A Constituição Federal de 1988 consagrou a saúde como “direito de todos e dever do Estado”, instituindo, assim, o Sistema Único de Saúde (SUS). Criado em 22 de setembro, há exatos 30 anos, o SUS é considerada uma das maiores conquistas dos brasileiros. Mas o que pouca gente sabe, e isso inclui parte dos venâncio-airenses, é que a Capital Nacional do Chimarrão, até hoje, é considerada modelo de municipalização da saúde no Brasil.
A história da implantação do SUS passou por aqui, quando ainda em 1986 a palavra “universal” já era mencionada no setor da saúde e aplicada na prática. Assim conta José Eri de Medeiros, nome importante à época e que contribuiu para essas mudanças.

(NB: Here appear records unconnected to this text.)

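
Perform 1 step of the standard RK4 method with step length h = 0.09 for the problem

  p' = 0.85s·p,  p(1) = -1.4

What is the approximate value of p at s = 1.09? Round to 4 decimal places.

RK4: k1 = f(s_n, p_n); k2 = f(s_n + h/2, p_n + (h/2)·k1); k3 = f(s_n + h/2, p_n + (h/2)·k2); k4 = f(s_n + h, p_n + h·k3); p_{n+1} = p_n + (h/6)·(k1 + 2k2 + 2k3 + k4).
s=1.000000, p=-1.400000:
  k1 = f(1.000000, -1.400000) = -1.190000
  k2 = f(1.045000, -1.453550) = -1.291116
  k3 = f(1.045000, -1.458100) = -1.295158
  k4 = f(1.090000, -1.516564) = -1.405097
  p ← -1.400000 + (0.09/6)·(k1 + 2k2 + 2k3 + k4) = -1.516515
p(1.09) ≈ -1.5165

-1.5165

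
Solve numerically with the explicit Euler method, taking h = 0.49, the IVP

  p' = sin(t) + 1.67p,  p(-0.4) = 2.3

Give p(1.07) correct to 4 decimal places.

Euler: p_{n+1} = p_n + h·f(t_n, p_n).
t=-0.400000, p=2.300000: f=3.451582 → p ← 2.300000 + 0.49·3.451582 = 3.991275
t=0.090000, p=3.991275: f=6.755308 → p ← 3.991275 + 0.49·6.755308 = 7.301376
t=0.580000, p=7.301376: f=12.741322 → p ← 7.301376 + 0.49·12.741322 = 13.544623
p(1.07) ≈ 13.5446

13.5446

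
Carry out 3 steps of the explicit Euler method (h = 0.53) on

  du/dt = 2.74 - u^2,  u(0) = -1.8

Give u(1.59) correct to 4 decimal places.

-5.7948

Euler: u_{n+1} = u_n + h·f(t_n, u_n).
t=0.000000, u=-1.800000: f=-0.500000 → u ← -1.800000 + 0.53·(-0.500000) = -2.065000
t=0.530000, u=-2.065000: f=-1.524225 → u ← -2.065000 + 0.53·(-1.524225) = -2.872839
t=1.060000, u=-2.872839: f=-5.513205 → u ← -2.872839 + 0.53·(-5.513205) = -5.794838
u(1.59) ≈ -5.7948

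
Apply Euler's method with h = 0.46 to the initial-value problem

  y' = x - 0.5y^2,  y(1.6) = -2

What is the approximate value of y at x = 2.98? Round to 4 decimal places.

-2.4266

Euler: y_{n+1} = y_n + h·f(x_n, y_n).
x=1.600000, y=-2.000000: f=-0.400000 → y ← -2.000000 + 0.46·(-0.400000) = -2.184000
x=2.060000, y=-2.184000: f=-0.324928 → y ← -2.184000 + 0.46·(-0.324928) = -2.333467
x=2.520000, y=-2.333467: f=-0.202534 → y ← -2.333467 + 0.46·(-0.202534) = -2.426632
y(2.98) ≈ -2.4266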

Um dos fundadores do Conselho Nacional das Secretarias Municipais de Saúde (Conasems) e presidente do Instituto Brasileiro de Saúde, Ensino, Pesquisa e Extensão para o Desenvolvimento Humano (IBSAÚDE), Medeiros atuou na área da saúde da Prefeitura de Venâncio Aires no fim dos anos 1980 e início dos 1990, entre os governos Almedo Dettenborn e Glauco Scherer.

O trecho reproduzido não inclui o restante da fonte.